She’s been named one of the inaugural top 100 young innovators by the MIT Technology Review, one of the 40 most influential designers by I.D. Magazine and one of most influential women in technology by Fast Company.
Boundary-pushing artist, engineer and inventor Natalie Jeremijenko is the featured speaker for the 2014 Wendy Michener Lecture in York University’s Faculty of Fine Arts. She will deliver her talk March 5, from 5 to 6:30pm, in the Tribute Communities Recital Hall at York’s Keele campus. A reception will follow the lecture. This event is free and open to the public.
- What is an Environmental Health Clinic (xCLINIC) and why would they pay me to ride my bike?
- Why is CHILDxLABOR in my future?
- How do I get a tree as my landlord?
- Will I get hurt wrestling rhinoceros beetles and why do I have to wear the helmet?
- What is smarter than a smart city?
- Why do I bring my junk mail to the BIOCHAR BBQ and what if I don’t know how to salsa?
- How do I become a certified FLORISTA and why do pollinators care if I hula-hoop?
- Which is my snail and how does it e-mail me?
- What do I barter for my blood test results?
- How do I co-produce a delicious, bio-diverse and healthy urban future?
- What would Toronto look like with an xCLINIC, FARMACY and OOZ?
Natalie Jeremijenko will answer these and other pressing questions at her xLECTURE on the xCLINIC. Her talk will be followed by a Q&A session with the audience.
Jeremijenko works at the interface of culture and technology, specializing in environmental and urban issues. She is an associate professor of art and art education at the Steinhardt School of Culture, Education and Human Development, and an affiliated professor in the Environmental Studies Program and in the Computer Science Department, Courant Institute, at New York University.
She is the director of NYU’s xDesign Environmental Health Clinic, which approaches health from an understanding of its dependence on external local environments rather than an individual’s internal biology and genetic predispositions. The clinic develops and prescribes locally optimized, often playful strategies to remediate environmental systems and bring about material change.
Jeremijenko’s research centres on structures of participation in the production of knowledge and information, and the political and social possibilities (and limitations) of IT and emerging technologies. Bridging biochemistry, physics, digital media and neuroscience, her experimental design (xDesign) projects explore opportunities presented by new technologies for social change – most often in the form of public experiments and experiences.
Her work spans a wide range of media, from statistical indices — such as the Despondency Index, which linked the Dow Jones to the suicide rate at San Francisco’s Golden Gate Bridge — to biological substrates — such as the installations of cloned trees in various urban micro-climates — to robotics — such as the development of feral robotic dog packs to investigate environmental hazards.
Jeremijenko’s work has been showcased on three continents, including at MOMA, the Guggenheim, Eyebeam and Postmasters Gallery in New York City, San Francisco Museum of Modern Art, MASSMoCA, Neuberger Museum of Art, the Venice Biennale (2012), Cooper-Hewitt Smithsonian Design Triennial (2006-7), Whitney Biennial of American Art (2006, 1997), Z33 in Hasselt/Belgium, Künstlerhaus Vienna and the Australian Centre for Contemporary Art, Melbourne. She is an artist not-in-residence at the Institute for the Future, a think-tank based in Palo Alto, Calif.

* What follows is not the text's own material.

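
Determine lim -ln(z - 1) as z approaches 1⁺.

As z → 1⁺, z - 1 → 0⁺ and ln(z - 1) → −∞.
Multiplying by -1 gives ∞.

∞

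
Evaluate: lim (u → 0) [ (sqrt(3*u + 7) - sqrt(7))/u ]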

Jeremijenko’s Wendy Michener Lecture is presented by Sensorium: Centre for Digital Arts and Technology in the Faculty of Fine Arts in association with the Situating Science Seminar Series, Entanglements of Instruments and Media in Investigating Organic Worlds, organized by the Science and Technology Studies Program, and with support from the Community Arts Practice Certificate in the Faculty of Environmental Studies, York University.
The Wendy Michener Lecture, named in commemoration of the Canadian arts critic and journalist, was established in the Faculty of Fine Arts at York University in 1986 to provide a forum for discussion of vital issues and developments in culture and the arts.